As redes sociais estão a criar indivíduos que ganham muito, mesmo muito dinheiro pelos “likes” que obtêm, mas que por outro lado os torna prisioneiros de um mundo virtual. Estamos a viver um paradoxo em que quanto mais conectados com o mundo virtual, mais desconectados nos tornamos com o mundo real. 


As redes sociais ajudaram também a acreditar em fantasias. Como os filhos devem ser, ou os maridos, ou os pais. E quando estas pessoas nas nossas vidas não se comportam como deveriam, de acordo com o Facebook, Instagram, e outros, acreditamos que há algo de errado com eles. Acreditamos que devem melhorar-se, deixar de ser imperfeitos. 

Pessoalmente considero alarmante se estiver em casa de amigos e os filhos de quatro ou seis anos forem “bem comportados” ou não se dedicarem pelo menos a uma birra. É suposto as crianças serem desarrumadas, fazerem birra, odiarem os pais e não os respeitar. Isto é a condição humana. Um pai pode apenas aprender a arte da paciência e da autoridade (não é fácil, nem é como mostram as fotos divinais que muitos publicam nas redes sociais).


As redes sociais, o uso de drogas legais para manter-nos focados e capazes de uma super-humanidade têm um preço elevado: ficamos esgotados e incapazes de lidar com as trivialidades no seio da família. Muitos chegam a casa e usam o telemóvel como fuga às suas responsabilidades. E, pior ainda, entregam aos filhos um telemóvel ou tablet para que estes aprendam bem cedo a fugir à realidade.


Posto isto, há alguns, embora poucos, benefícios nas redes sociais. Pese embora que 90% da informação nas redes sociais seja falsa (Pew et al, 2017).


Soluções para a interação com redes sociais


Recuperar o bom senso. Isto implica saber quando e como utilizar as redes sociais. Implica perguntar-nos, quando acedemos a uma rede social, “o que é que eu pretendo agora?” - significa  também perguntar-nos “qual o meu objectivo ao publicar algo numa rede social?”.


Fazer uma lista de prioridades humanas. Muito basicamente, fazer uma lista das pessoas que consideramos importantes na  nossa vida. Pai, esposa, filhos, colegas, amigos. Envolver toda a família neste processo. Durante uma semana colocar um sinal + de cada vez que interagimos com as pessoas desta lista e acreditamos que a interação foi positiva. Isto irá dar-nos uma perspectiva do tempo que despendemos com uma verdadeira rede social. Irá ainda ajudar a compreender deficiências emocionais, porque nos tornamos mais ou menos agressivos, porque atacamos os outros, porque andamos mais ansiosos ou sem paciência. 


Fazer uma lista do que pretendemos de cada rede social, sendo racionais e objectivos.

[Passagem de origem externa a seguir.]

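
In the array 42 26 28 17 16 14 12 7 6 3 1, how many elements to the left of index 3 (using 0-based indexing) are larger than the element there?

3

The element at index 3 is 17.
Elements before it: 42, 26, 28
Those larger than 17: 42, 26, 28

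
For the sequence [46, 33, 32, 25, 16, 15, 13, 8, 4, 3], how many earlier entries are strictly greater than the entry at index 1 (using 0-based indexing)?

1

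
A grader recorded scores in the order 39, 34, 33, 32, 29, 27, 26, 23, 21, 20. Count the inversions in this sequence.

45

Count, for each position, how many later elements it exceeds:
39 → 34, 33, 32, 29, 27, 26, 23, 21, 20 → 9
34 → 33, 32, 29, 27, 26, 23, 21, 20 → 8
33 → 32, 29, 27, 26, 23, 21, 20 → 7
32 → 29, 27, 26, 23, 21, 20 → 6
29 → 27, 26, 23, 21, 20 → 5
27 → 26, 23, 21, 20 → 4
26 → 23, 21, 20 → 3
23 → 21, 20 → 2
21 → 20 → 1
20 → none → 0
Sum: 9 + 8 + 7 + 6 + 5 + 4 + 3 + 2 + 1 + 0 = 45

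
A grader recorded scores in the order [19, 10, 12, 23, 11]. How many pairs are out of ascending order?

5

Element-by-element contributions:
19: 3
10: 0
12: 1
23: 1
11: 0
Sum: 3 + 0 + 1 + 1 + 0 = 5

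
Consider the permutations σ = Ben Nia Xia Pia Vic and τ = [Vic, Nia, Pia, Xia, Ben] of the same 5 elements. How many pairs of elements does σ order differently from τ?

8 discordant pairs

Assign each item its position (1..5) in the first ordering, then rewrite the second ordering as that position sequence:
positions: Ben→1, Nia→2, Xia→3, Pia→4, Vic→5
second ordering as positions: [5, 2, 4, 3, 1]
Discordant pairs = inversions in this position sequence.
5: 2, 4, 3, 1 → 4
2: 1 → 1
4: 3, 1 → 2
3: 1 → 1
1: 0
Total: 4 + 1 + 2 + 1 + 0 = 8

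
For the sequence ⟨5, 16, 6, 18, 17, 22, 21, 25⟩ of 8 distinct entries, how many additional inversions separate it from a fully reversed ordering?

25 inversions short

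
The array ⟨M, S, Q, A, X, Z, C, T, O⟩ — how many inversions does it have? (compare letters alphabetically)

16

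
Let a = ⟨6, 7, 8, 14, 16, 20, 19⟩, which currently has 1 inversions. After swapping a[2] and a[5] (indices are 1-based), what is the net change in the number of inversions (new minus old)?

+5

Positions 2 and 5 hold 7 and 16; after swapping, the array is [6, 16, 8, 14, 7, 20, 19].
Element-by-element contributions:
6: 0
16: 3
8: 1
14: 1
7: 0
20: 1
19: 0
Sum: 0 + 3 + 1 + 1 + 0 + 1 + 0 = 6
Change: 6 − 1 = +5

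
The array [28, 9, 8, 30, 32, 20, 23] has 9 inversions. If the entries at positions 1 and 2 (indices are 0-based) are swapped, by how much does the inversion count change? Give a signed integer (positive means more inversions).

Positions 1 and 2 hold 9 and 8; after swapping, the array is [28, 8, 9, 30, 32, 20, 23].
Sweep left to right; for each value list the smaller values that follow it:
28 → 8, 9, 20, 23 → 4
8 → none → 0
9 → none → 0
30 → 20, 23 → 2
32 → 20, 23 → 2
20 → none → 0
23 → none → 0
Sum: 4 + 0 + 0 + 2 + 2 + 0 + 0 = 8
Change: 8 − 9 = -1

-1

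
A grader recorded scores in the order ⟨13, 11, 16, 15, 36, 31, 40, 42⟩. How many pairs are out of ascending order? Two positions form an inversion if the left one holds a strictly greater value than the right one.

Sweep left to right; for each value list the smaller values that follow it:
13: 1
11: 0
16: 1
15: 0
36: 1
31: 0
40: 0
42: 0
Sum: 1 + 0 + 1 + 0 + 1 + 0 + 0 + 0 = 3

3 inversions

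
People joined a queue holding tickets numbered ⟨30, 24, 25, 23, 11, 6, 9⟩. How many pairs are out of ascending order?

19 out-of-order pairs

Sweep left to right; for each value list the smaller values that follow it:
30 → 24, 25, 23, 11, 6, 9 → 6
24 → 23, 11, 6, 9 → 4
25 → 23, 11, 6, 9 → 4
23 → 11, 6, 9 → 3
11 → 6, 9 → 2
6 → none → 0
9 → none → 0
Sum: 6 + 4 + 4 + 3 + 2 + 0 + 0 = 19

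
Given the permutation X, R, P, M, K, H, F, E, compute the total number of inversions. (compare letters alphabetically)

Element-by-element contributions:
X: 7
R: 6
P: 5
M: 4
K: 3
H: 2
F: 1
E: 0
Sum: 7 + 6 + 5 + 4 + 3 + 2 + 1 + 0 = 28

28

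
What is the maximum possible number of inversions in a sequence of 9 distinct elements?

A reversed (strictly descending) arrangement makes every pair an inversion, giving C(9, 2) inversions.
C(9, 2) = 9·8/2 = 36

Inversions: 36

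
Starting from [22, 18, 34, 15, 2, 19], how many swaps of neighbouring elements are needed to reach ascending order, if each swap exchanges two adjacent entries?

10 swaps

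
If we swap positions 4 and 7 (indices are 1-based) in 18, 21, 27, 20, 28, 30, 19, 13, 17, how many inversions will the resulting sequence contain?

20

Positions 4 and 7 hold 20 and 19; after swapping, the array is [18, 21, 27, 19, 28, 30, 20, 13, 17].
Sweep left to right; for each value list the smaller values that follow it:
18: 2
21: 4
27: 4
19: 2
28: 3
30: 3
20: 2
13: 0
17: 0
Sum: 2 + 4 + 4 + 2 + 3 + 3 + 2 + 0 + 0 = 20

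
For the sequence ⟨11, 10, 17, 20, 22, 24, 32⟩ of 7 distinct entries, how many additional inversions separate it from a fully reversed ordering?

20

Maximum inversions for 7 distinct elements is C(7, 2) = 7·6/2 = 21.
Current inversions — for each element, count later smaller elements:
11: 1
10: 0
17: 0
20: 0
22: 0
24: 0
32: 0
Current total: 1 + 0 + 0 + 0 + 0 + 0 + 0 = 1
Shortfall: 21 − 1 = 20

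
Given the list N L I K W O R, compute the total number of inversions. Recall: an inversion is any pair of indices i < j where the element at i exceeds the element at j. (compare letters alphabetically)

Inversions: 7

Count, for each position, how many later elements it exceeds:
N: 3
L: 2
I: 0
K: 0
W: 2
O: 0
R: 0
Sum: 3 + 2 + 0 + 0 + 2 + 0 + 0 = 7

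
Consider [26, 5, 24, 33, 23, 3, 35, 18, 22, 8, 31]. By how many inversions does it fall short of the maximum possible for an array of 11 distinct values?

Maximum inversions for 11 distinct elements is C(11, 2) = 11·10/2 = 55.
Current inversions — for each element, count later smaller elements:
26: 7
5: 1
24: 5
33: 6
23: 4
3: 0
35: 4
18: 1
22: 1
8: 0
31: 0
Current total: 7 + 1 + 5 + 6 + 4 + 0 + 4 + 1 + 1 + 0 + 0 = 29
Shortfall: 55 − 29 = 26

26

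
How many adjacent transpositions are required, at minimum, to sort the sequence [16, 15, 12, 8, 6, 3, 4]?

Each adjacent swap fixes exactly one inversion, so the minimum swap count equals the number of inversions.
Count inversions — for each element, later elements that are smaller:
16: 15, 12, 8, 6, 3, 4 → 6
15: 12, 8, 6, 3, 4 → 5
12: 8, 6, 3, 4 → 4
8: 6, 3, 4 → 3
6: 3, 4 → 2
3: none → 0
4: none → 0
Total inversions: 6 + 5 + 4 + 3 + 2 + 0 + 0 = 20

20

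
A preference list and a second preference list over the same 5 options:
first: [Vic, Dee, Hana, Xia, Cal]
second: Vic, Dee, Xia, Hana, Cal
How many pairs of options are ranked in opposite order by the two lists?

1 pair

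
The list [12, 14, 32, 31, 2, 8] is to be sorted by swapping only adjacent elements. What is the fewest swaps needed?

There are 9 swaps.

Minimum adjacent swaps = number of inversions (each swap of adjacent out-of-order elements removes one inversion and no swap can remove more).
Count inversions — for each element, later elements that are smaller:
12: 2, 8 → 2
14: 2, 8 → 2
32: 31, 2, 8 → 3
31: 2, 8 → 2
2: none → 0
8: none → 0
Total inversions: 2 + 2 + 3 + 2 + 0 + 0 = 9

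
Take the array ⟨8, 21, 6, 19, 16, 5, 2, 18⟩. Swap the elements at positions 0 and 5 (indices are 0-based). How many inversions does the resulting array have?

There are 15 inversions.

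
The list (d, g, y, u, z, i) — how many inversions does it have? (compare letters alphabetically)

For each element, count later entries that are smaller:
d: 0
g: 0
y: 2
u: 1
z: 1
i: 0
Sum: 0 + 0 + 2 + 1 + 1 + 0 = 4

4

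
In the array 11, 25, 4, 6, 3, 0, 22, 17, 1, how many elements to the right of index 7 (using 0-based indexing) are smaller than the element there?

The element at index 7 is 17.
Elements after it: 1
Those smaller than 17: 1

1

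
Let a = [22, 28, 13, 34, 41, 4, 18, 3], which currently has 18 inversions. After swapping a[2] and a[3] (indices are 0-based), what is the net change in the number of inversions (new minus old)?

+1

Positions 2 and 3 hold 13 and 34; after swapping, the array is [22, 28, 34, 13, 41, 4, 18, 3].
Element-by-element contributions:
22 → 13, 4, 18, 3 → 4
28 → 13, 4, 18, 3 → 4
34 → 13, 4, 18, 3 → 4
13 → 4, 3 → 2
41 → 4, 18, 3 → 3
4 → 3 → 1
18 → 3 → 1
3 → none → 0
Sum: 4 + 4 + 4 + 2 + 3 + 1 + 1 + 0 = 19
Change: 19 − 18 = +1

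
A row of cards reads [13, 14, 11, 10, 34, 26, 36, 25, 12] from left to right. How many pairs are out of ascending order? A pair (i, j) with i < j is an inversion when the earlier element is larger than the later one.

15

Element-by-element contributions:
13: 3
14: 3
11: 1
10: 0
34: 3
26: 2
36: 2
25: 1
12: 0
Sum: 3 + 3 + 1 + 0 + 3 + 2 + 2 + 1 + 0 = 15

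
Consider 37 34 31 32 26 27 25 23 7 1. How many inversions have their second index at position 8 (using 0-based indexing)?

8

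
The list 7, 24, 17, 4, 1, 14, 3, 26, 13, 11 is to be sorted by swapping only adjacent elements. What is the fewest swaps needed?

Swaps: 24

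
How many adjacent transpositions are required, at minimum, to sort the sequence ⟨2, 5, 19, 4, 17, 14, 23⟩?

Minimum adjacent swaps = number of inversions (each swap of adjacent out-of-order elements removes one inversion and no swap can remove more).
Count inversions — for each element, later elements that are smaller:
2: none → 0
5: 4 → 1
19: 4, 17, 14 → 3
4: none → 0
17: 14 → 1
14: none → 0
23: none → 0
Total inversions: 0 + 1 + 3 + 0 + 1 + 0 + 0 = 5

5 swaps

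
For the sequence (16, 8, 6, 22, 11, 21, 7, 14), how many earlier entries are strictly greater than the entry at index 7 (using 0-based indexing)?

3 such elements

The element at index 7 is 14.
Elements before it: 16, 8, 6, 22, 11, 21, 7
Those larger than 14: 16, 22, 21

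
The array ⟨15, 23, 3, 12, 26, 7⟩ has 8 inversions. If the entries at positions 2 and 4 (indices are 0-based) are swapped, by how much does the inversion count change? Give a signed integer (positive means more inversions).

+3

Positions 2 and 4 hold 3 and 26; after swapping, the array is [15, 23, 26, 12, 3, 7].
For each element, count later entries that are smaller:
15: 3
23: 3
26: 3
12: 2
3: 0
7: 0
Sum: 3 + 3 + 3 + 2 + 0 + 0 = 11
Change: 11 − 8 = +3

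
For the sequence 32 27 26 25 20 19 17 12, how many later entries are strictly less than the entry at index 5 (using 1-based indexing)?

The element at index 5 is 20.
Elements after it: 19, 17, 12
Those smaller than 20: 19, 17, 12

3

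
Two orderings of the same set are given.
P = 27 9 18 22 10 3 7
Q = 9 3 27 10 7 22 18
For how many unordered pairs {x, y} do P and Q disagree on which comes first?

10

Assign each item its position (1..7) in the first ordering, then rewrite the second ordering as that position sequence:
positions: 27→1, 9→2, 18→3, 22→4, 10→5, 3→6, 7→7
second ordering as positions: [2, 6, 1, 5, 7, 4, 3]
Discordant pairs = inversions in this position sequence.
2: 1 → 1
6: 1, 5, 4, 3 → 4
1: 0
5: 4, 3 → 2
7: 4, 3 → 2
4: 3 → 1
3: 0
Total: 1 + 4 + 0 + 2 + 2 + 1 + 0 = 10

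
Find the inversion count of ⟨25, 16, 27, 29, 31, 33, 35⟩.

1

Count, for each position, how many later elements it exceeds:
25 → 16 → 1
16 → none → 0
27 → none → 0
29 → none → 0
31 → none → 0
33 → none → 0
35 → none → 0
Sum: 1 + 0 + 0 + 0 + 0 + 0 + 0 = 1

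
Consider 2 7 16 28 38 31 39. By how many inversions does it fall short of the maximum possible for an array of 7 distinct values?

Maximum inversions for 7 distinct elements is C(7, 2) = 7·6/2 = 21.
Current inversions — for each element, count later smaller elements:
2: 0
7: 0
16: 0
28: 0
38: 1
31: 0
39: 0
Current total: 0 + 0 + 0 + 0 + 1 + 0 + 0 = 1
Shortfall: 21 − 1 = 20

20 inversions short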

O que pretendo obter quando abro esta aplicação? Facebook, Instagram, Twitter, etc.


Eliminar aplicações de redes sociais dos telemóveis. Pode parecer radical, porque o é. As redes sociais sabem como captar a nossa atenção. Caso precises mesmo da aplicação no telemóvel, desliga as notificações. 


Criar a regra de nunca, mesmo nunca, levar o telemóvel para acompanhante de uma refeição. Mesmo que o telemóvel toque, deixá-lo tocar. Nada é assim tão urgente, o mundo não vai parar por não atenderes um telefonema, e se for uma urgência é melhor que a pessoa que nos liga telefone para o hospital. 


Fora das horas de trabalho escolher uma hora específica em que vamos verificar os emails. Por exemplo, entre as 22h e as 22.15h. Mais de 15 minutos a ver e responder a emails fora das horas de trabalho é roubar tempo e experiências emocionais aos que nos são queridos. 


Decidir o tempo real que queremos dedicar às redes sociais. No meu caso, por exemplo, são 15 minutos de manhã e outros 15 minutos depois do jantar. Publicar algo apenas se efectivamente é útil aos outros. A minha regra de ouro, antes de publicar algo é simples: isto que vou publicar acrescenta bondade ou um sorriso na vida dos outros? Isto que vou publicar é informação útil aos outros e é verdadeira? - um não significa a não publicação. 


Resumindo: o minuto que pensas que és capaz de controlar os teus pensamentos ou ações, é o minuto em que qualquer outro ser humano ou Inteligência Artificial (conhecida por “algoritmos”)  consegue manipular-te. É muito mais fácil do que imaginas.